= Jacqueline Kennedy: The White House Years =

2001 exhibition

Jacqueline Kennedy: The White House Years was a 2001 exhibition that was presented by the Costume Institute at the Metropolitan Museum of Art. The event was timed to mark the 40th anniversary of her "emergence as America’s first lady." Organized by The Metropolitan Museum of Art and the John F. Kennedy Library and Museum, the exhibition was devoted to exploring the former First Lady's iconic style and impact on the fashion world.

The exhibition included 80 original costumes and accessories that belonged to Jacqueline Kennedy Onassis that were donated to the JFK Library after she left the White House.

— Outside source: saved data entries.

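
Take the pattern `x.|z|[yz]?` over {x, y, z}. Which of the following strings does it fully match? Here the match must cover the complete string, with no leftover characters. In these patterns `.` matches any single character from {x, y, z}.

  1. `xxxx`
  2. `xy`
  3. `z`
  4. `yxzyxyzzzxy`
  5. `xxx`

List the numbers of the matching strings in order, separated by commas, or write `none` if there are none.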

The exhibition ran from May 1, 2001 to July 29, 2001 at The Met and was later displayed at the John F. Kennedy Presidential Library and Museum from September 15, 2001 to February 28, 2002 with additional photographs, film, and objects that were associated with Jacqueline Kennedy.

== Background ==

"Jacqueline Kennedy is one of history's great style icons," Hamish Bowles, the executive European editor-at-large of Vogue, and a creative consultant for the exhibition said in 2000 when the show was announced. "Her profound influence on the way an entire generation wanted to look, dress, and behave cannot be overestimated."

Among the 80 costumes that made up the exhibition, there were many outfits designed by fashion superstars like Chanel, Oleg Cassini, Dior, Hubert de Givenchy, Bergdorf Goodman, Halston, and Gustave Tassell.

In a 2001 piece in the New York Times, Caroline Kennedy is quoted saying her mother "will always grace the history she helped to make." In a speech at the exhibition's opening reception, Caroline Kennedy also stressed her mother's work in transforming the White House into a place where American culture and art were centered. The costumes displayed were all worn by Jacqueline Kennedy during state events and were presented alongside historical documented and artifacts related to the former first lady's work on White House preservation, her support of the arts and her work as a traveling ambassador for the United States.

The former first lady's work to redecorate the White House was integral to making 1600 Pennsylvania Avenue a place that embraced American art and culture. The exhibition featured clothing worn by Jacqueline Kennedy on the campaign trail, from the White House itself, and on state visits around the world.

Bowles also reflected on how Jacqueline Kennedy's style reflected a changing America during the exhibition's opening gala, "It's that exciting synthesis of complete 1950s propriety and conformity with 1960s modernity — it was a fashion cusp," he said. "By the early '60s, Jackie had very much discovered her fashion identity." During the Kennedy administration, Jacqueline Bouvier Kennedy played a significant role in repairing the White House, supporting the arts, encouraging historic preservation, and serving as a visiting ambassador.

== Notable Pieces ==
Among the costumes included in the exhibition were several memorable outfits worn by Jacqueline Kennedy. Several journalists covering the exhibition noted that visitors may have been surprised at the amount of color in the former first lady's wardrobe, given that she was photographed with black and white film most of the time. "She often used elements of her destination to inspire her wardrobe," noted the Washington Post's Robin Givhan.

"For those of us who grew up in that era watching black and white television, you're just blown away walking into the exhibit, seeing the incredibly brilliant colors in her clothing," said Ted McNaught of the Kennedy Library and Museum.in 2002.

Historic outfits/ objects that were part of the exhibition included:

- The fawn coat and pillbox hat worn by Mrs. Kennedy to the January 20, 1961 inauguration by Oleg Cassini
- The red dress worn during the televised tour of the White House in 1962 by Chez Ninon
- The imperial dress and opera coat worn to Charles de Gaulle's state dinner at Versailles in 1961.
- A pink Givenchy gown worn at a state dinner in 1963
- The regal Ivory satin gown worn to the pre-Inaugural Gala
- A large group of formal evening clothes worn at the White House for state dinners, political entertaining, and cultural events.
- Documents and objects associated with Mrs. Kennedy's work on White House restoration, historic preservation

== Tour ==
In addition to being displayed at the Metropolitan Museum of Art and the John F. Kennedy Presidential Library and Museum, the exhibition was also displayed in Washington D.C., Paris and Chicago.